Y aquí entra el maravilloso arte de relativizar, esa pequeña magia que consiste en mirar los problemas con perspectiva: ¿Esto que me está pasando ahora va a importar dentro de un año? ¿Dentro de un mes? ¿O mañana mismo? Muchas veces, lo que hoy parece el fin del mundo mañana es solo una anécdota que contaremos entre risas. Relativizar no es restar importancia a las cosas, sino dársela en su justa medida. Y eso, amigas y amigos, es un superpoder que no aparece en los cómics pero que salva más vidas que cualquier capa.
La suma de estas tres cosas —inteligencia emocional, capacidad de adaptación y sentido de la relativización— nos convierte en personas más libres. Más sabias también, si se quiere, porque la sabiduría no está solo en los libros, sino en la forma en que elegimos reaccionar. La vida seguirá trayendo días grises, cancelaciones de última hora, mensajes sin responder y personas que nos decepcionan. Pero también traerá canciones que nos salvan, cafés con risas, sorpresas que iluminan el día y esa cálida sensación de saber que, a pesar de todo, seguimos aquí.
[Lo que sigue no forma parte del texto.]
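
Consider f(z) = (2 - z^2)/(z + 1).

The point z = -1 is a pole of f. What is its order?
Factor the denominator:
  z + 1 = (z + 1)

The numerator P(z) = 2 - z^2 has P(-1) = 1 ≠ 0, so no factor of (z + 1) cancels.
Near z = -1 we can therefore write f(z) = g(z)/(z + 1) with g analytic at -1 and g(-1) ≠ 0 (g is just the numerator).

Hence z = -1 is a pole of order 1.

Final answer: 1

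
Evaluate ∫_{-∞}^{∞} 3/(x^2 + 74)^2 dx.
3*sqrt(74)*pi/10952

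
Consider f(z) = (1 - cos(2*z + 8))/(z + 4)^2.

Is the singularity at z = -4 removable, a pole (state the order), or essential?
Let u = z + 4. The argument of cos is 2*z + 8 = 2u, so
  f = (1 - cos(2u))/u^2 = ((2u)^2/2 - (2u)^4/24 + ...)/u^2 = 2 - (2/3)*u^2 + ...
The Laurent expansion about u = 0 has no negative powers; equivalently lim_{z→-4} f(z) = 2 exists and is finite.
So the singularity is removable.

Final answer: removable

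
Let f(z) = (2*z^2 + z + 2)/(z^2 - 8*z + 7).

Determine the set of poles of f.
The singularities of f are the zeros of the denominator. Factoring,
  z^2 - 8*z + 7 = (z - 1)*(z - 7)
so the candidates are z = 1, z = 7.

Check the numerator P(z) = 2*z^2 + z + 2 at each one:
  P(1) = 5 ≠ 0, so z = 1 is a (simple) pole.
  P(7) = 107 ≠ 0, so z = 7 is a (simple) pole.

Poles of f: {1, 7}

Final answer: {1, 7}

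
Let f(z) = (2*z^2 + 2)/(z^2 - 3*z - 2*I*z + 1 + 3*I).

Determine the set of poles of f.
{1 + I, 2 + I}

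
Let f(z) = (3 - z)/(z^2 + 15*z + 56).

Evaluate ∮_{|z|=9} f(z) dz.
-2*I*pi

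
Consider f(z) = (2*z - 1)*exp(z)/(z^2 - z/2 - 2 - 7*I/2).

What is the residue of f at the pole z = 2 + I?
(58/65 + 4*I/65)*exp(2 + I)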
Como decía Viktor Frankl, psiquiatra y superviviente de los campos de concentración nazis: “Entre el estímulo y la respuesta hay un espacio. En ese espacio está nuestro poder para elegir nuestra respuesta. Y en nuestra respuesta reside nuestro crecimiento y nuestra libertad.”
Pues eso. Que la vida va como va, pero nosotros también podemos ir como queramos. Y si hay que ir, que sea con poco equipaje, con sentido del humor, con algo de mano izquierda y, sobre todo, con el corazón lleno y atento.